Each platform has two fare control areas and there are no crossovers or crossunders to allow free transfer between directions. The fare control areas on the Manhattan-bound side are on platform level. The full-time one is at the middle and has a turnstile bank, token booth, and two staircases going up to the three-way intersection of Northern Boulevard, 36th Street, and 35th Street, one to the northeast corner and the other to the island formed by these three streets. The Manhattan-bound platform has another un-staffed entrance/exit at the extreme east (railroad north) end. It has two High Entry/Exit Turnstiles and a single staircase going up to the northeast corner of 36th Street and Northern Boulevard. Connecting these two fare control areas is a passageway that was formerly part of the platform as only a full-height fence separates them and it has the platform's trim line and name tablets.

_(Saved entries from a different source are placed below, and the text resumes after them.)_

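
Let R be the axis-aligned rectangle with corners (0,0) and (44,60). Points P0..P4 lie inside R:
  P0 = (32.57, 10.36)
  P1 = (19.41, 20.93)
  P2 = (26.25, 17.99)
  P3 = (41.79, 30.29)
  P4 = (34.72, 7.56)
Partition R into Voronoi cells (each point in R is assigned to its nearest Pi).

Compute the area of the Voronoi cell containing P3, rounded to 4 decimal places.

1. box [0,44]×[0,60]: [(0, 0) (44, 0) (44, 60) (0, 60)]
2. ⊥bis P3·P0 via (37.18,20.325): [(0, 37.5252) (44, 17.1699) (44, 60) (0, 60)]  |A|=1436.7074
3. ⊥bis P3·P1 via (30.6,25.61): [(31.7621, 22.8314) (44, 17.1699) (44, 60) (16.2171, 60)]  |A|=778.4016
4. ⊥bis P3·P2 via (34.02,24.14): [(28.0718, 31.6551) (36.9585, 20.4275) (44, 17.1699) (44, 60) (16.2171, 60)]  |A|=759.9116
5. ⊥bis P3·P4 via (38.255,18.925): [(28.0718, 31.6551) (36.9585, 20.4275) (44, 17.1699) (44, 60) (16.2171, 60)]  |A|=759.9116
6. canonical 5-gon: [(28.0718, 31.6551) (36.9585, 20.4275) (44, 17.1699) (44, 60) (16.2171, 60)]
7. shoelace: 759.9116

Area of P3's cell: 759.9116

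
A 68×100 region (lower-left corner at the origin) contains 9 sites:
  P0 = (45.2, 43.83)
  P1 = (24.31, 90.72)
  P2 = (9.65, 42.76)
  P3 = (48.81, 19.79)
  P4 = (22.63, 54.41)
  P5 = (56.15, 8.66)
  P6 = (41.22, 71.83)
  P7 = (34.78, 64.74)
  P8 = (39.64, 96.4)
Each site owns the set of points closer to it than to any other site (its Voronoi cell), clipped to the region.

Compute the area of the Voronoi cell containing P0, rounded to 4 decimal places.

1. box [0,68]×[0,100]: [(0, 0) (68, 0) (68, 100) (0, 100)]
2. ⊥bis P0·P1 via (34.755,67.275): [(0, 51.7913) (0, 0) (68, 0) (68, 82.086)]  |A|=4551.8275
3. ⊥bis P0·P2 via (27.425,43.295): [(26.8098, 63.7353) (28.7281, 0) (68, 0) (68, 82.086)]  |A|=2942.0735
4. ⊥bis P0·P3 via (47.005,31.81): [(26.8098, 63.7353) (27.8572, 28.9346) (68, 34.9627) (68, 82.086)]  |A|=1672.1636
5. ⊥bis P0·P4 via (33.915,49.12): [(44.4501, 71.5943) (27.6518, 35.759) (27.8572, 28.9346) (68, 34.9627) (68, 82.086)]  |A|=1422.0983
6. ⊥bis P0·P5 via (50.675,26.245): [(44.4501, 71.5943) (27.6518, 35.759) (27.8572, 28.9346) (68, 34.9627) (68, 82.086)]  |A|=1422.0983
7. ⊥bis P0·P6 via (43.21,57.83): [(37.6259, 57.0363) (27.6518, 35.759) (27.8572, 28.9346) (68, 34.9627) (68, 61.3537)]  |A|=971.6149
8. ⊥bis P0·P7 via (39.99,54.285): [(48.6577, 58.6044) (35.2225, 51.9092) (27.6518, 35.759) (27.8572, 28.9346) (68, 34.9627) (68, 61.3537)]  |A|=945.2189
9. ⊥bis P0·P8 via (42.42,70.115): [(48.6577, 58.6044) (35.2225, 51.9092) (27.6518, 35.759) (27.8572, 28.9346) (68, 34.9627) (68, 61.3537)]  |A|=945.2189
10. canonical 6-gon: [(48.6577, 58.6044) (35.2225, 51.9092) (27.6518, 35.759) (27.8572, 28.9346) (68, 34.9627) (68, 61.3537)]
11. shoelace: 945.2189

Area of P0's cell: 945.2189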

The fare control areas on the Forest Hills-bound side are un-staffed and on small mezzanines above the platforms that are connected to each other. One is at the extreme west (railroad south) end and has one staircase to the platform, two HEET turnstiles, a part-time bank of regular turnstiles, and one street stair going up to the south side of Northern Boulevard east of 34th Street. The other fare control area has one staircase to the platform, one HEET turnstile and one exit-only turnstile, and one street stair going up to the south side of Northern Boulevard between 36th and 37th Streets.

===Nearby track infrastructure===

There are route selector punch boxes on the southbound platform for the connection to the IND 63rd Street Line (currently used by the F train from the express tracks only on weekends during the day and by the M train from the local tracks only on weekdays during the day) west of the station.

East of this station, the express tracks dive down to a lower level and make a direct route to Roosevelt Avenue along Northern Boulevard while the local tracks turn north into Steinway Street and then east under Broadway. This is because Broadway and Steinway Street are not wide enough to hold four tracks underneath them. The only other line in the system where the express tracks split away from the mainline and make a shortcut is on the IND Culver Line between Seventh Avenue and Church Avenue in Brooklyn.